Enquanto a Paddy Power abriu apostas de que a curto prazo se vão encontrar provas científicas da existência de Deus, há gente amargurada com a crendice e a fé dos seus semelhantes (salvo seja). Para lutar contra a ignorância - ou, quem sabe mesmo, a estupidez geral - Richard Dawkins é um empenhadíssimo apoiante da original campanha publicitária que vai ser lançada no Reino Unido: faixas em autocarros com a frase Provavelmente não há Deus, por isso deixe de se preocupar e viva a sua vida.
Dawkins está convencido de que a campanha ateísta vai fazer as pessoas pensar. Para Dawkins, uma funcionária da British Airways despedida por usar crucifixo ao peito tem a cara mais estúpida que já viu.

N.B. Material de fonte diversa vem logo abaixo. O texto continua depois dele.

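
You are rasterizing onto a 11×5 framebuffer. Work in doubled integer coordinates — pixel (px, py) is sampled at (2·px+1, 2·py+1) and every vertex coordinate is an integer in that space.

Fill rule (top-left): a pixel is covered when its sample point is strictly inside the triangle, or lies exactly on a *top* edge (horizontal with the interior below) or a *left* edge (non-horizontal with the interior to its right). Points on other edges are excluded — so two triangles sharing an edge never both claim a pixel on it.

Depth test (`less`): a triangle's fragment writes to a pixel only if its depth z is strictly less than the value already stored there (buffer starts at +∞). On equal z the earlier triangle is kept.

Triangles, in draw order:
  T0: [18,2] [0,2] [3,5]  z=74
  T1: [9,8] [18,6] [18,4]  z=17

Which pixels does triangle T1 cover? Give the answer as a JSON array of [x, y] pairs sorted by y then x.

T0:
  2·area = 54  (B↔C swapped to make it positive)
  edge (18, 2)→(3, 5): d=(-15,3) right/bottom  bias=-1
  edge (3, 5)→(0, 2): d=(-3,-3) top-left  bias=+0
  edge (0, 2)→(18, 2): d=(18,0) top-left  bias=+0
    (0,1)@(1, 3): e=[36,0,18] → #  [on edge]
    (1,1)@(3, 3): e=[30,6,18] → #
    (2,1)@(5, 3): e=[24,12,18] → #
    (3,1)@(7, 3): e=[18,18,18] → #
    (4,1)@(9, 3): e=[12,24,18] → #
    (5,1)@(11, 3): e=[6,30,18] → #
    (6,1)@(13, 3): e=[0,36,18] → ·  [on edge]
    (0,2)@(1, 5): e=[6,-6,54] → ·
    (1,2)@(3, 5): e=[0,0,54] → ·  [on edge]
    (2,2)@(5, 5): e=[-6,6,54] → ·
    (3,2)@(7, 5): e=[-12,12,54] → ·
    (4,2)@(9, 5): e=[-18,18,54] → ·
    (2,3)@(5, 7): e=[-36,0,90] → ·  [on edge]
    (3,4)@(7, 9): e=[-72,0,126] → ·  [on edge]
  covered (6 px):
    · · · · · · · · · · ·
    # # # # # # · · · · ·
    · · · · · · · · · · ·
    · · · · · · · · · · ·
    · · · · · · · · · · ·
T1:
  2·area = 18  (B↔C swapped to make it positive)
  edge (9, 8)→(18, 4): d=(9,-4) top-left  bias=+0
  edge (18, 4)→(18, 6): d=(0,2) right/bottom  bias=-1
  edge (18, 6)→(9, 8): d=(-9,2) right/bottom  bias=-1
    (8,2)@(17, 5): e=[5,2,11] → #
    (9,2)@(19, 5): e=[13,-2,7] → ·
    (6,3)@(13, 7): e=[7,10,1] → #
    (7,3)@(15, 7): e=[15,6,-3] → ·
    (8,3)@(17, 7): e=[23,2,-7] → ·
    (6,4)@(13, 9): e=[25,10,-17] → ·
  covered (2 px):
    · · · · · · · · · · ·
    · · · · · · · · · · ·
    · · · · · · · · # · ·
    · · · · · · # · · · ·
    · · · · · · · · · · ·

Final: [[8,2],[6,3]]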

Confesso que já não viajo ao Reino Unido há uns anos e por isso tenho dificuldade em compreender a luta de Dawkins. Imagino que actualmente não se deve poder atravessar uma rua sem ser interrompido por uma procissão e incomodado pelo cheiro a incenso. E provavelmente em cada esquina onde havia um pub há agora uma igreja, tendo o heavy metal e o punk dado lugar a cânticos e orações.
Não, se fosse assim já se sabia. Estou muito desiludido com Dawkins. Primeiro, nem lhe passa pela cabeça que muitos ficarão ainda mais preocupados com a possibilidade de Deus não existir. Até Saramago, a quem o problema de Deus também muito importa, é muito mais razoável sobre a matéria: apesar de ter a certeza de que ninguém faz nascer o Sol cada dia e a Lua cada noite, o escritor reconhece a dificuldade que os próprios ateus têm em arrancar Deus de dentro das nossas cabeças.
O escritor é neste ponto mais lúcido do que o cientista. Ele quase toca no ponto que é verdadeiramente relevante e que é mascarado pelas ambiguidades do significado de "existir".
Eu dou um exemplo: os números 1, 2, 3, 0,823, -3,14159 ... existem? Talvez a Paddy Power abra apostas de que alguém vai encontrar no mundo real, finalmente, a base dos logaritmos neperianos, o Pi ou mesmo o número 5. Mas do que não há dúvida é de que os números têm sentido para nós. Conseguimos comunicar ideias e regras que os envolvem, e com isso fazer cálculos para viajar até à lua ou para construir o computador em que teclo. Há, incorporado em nós, um software próprio para isso. Então, existir dentro das nossas cabeças não é já um grau de existência bastante?
Provavelmente temos também um software para comunicar sobre Deus. E o resultado é visível em séculos de história.
Quanto à campanha dos autocarros, e tratando-se do Reino Unido em 2008, julgo que só por distracção não foi previsto traduzir a pequena frase em árabe.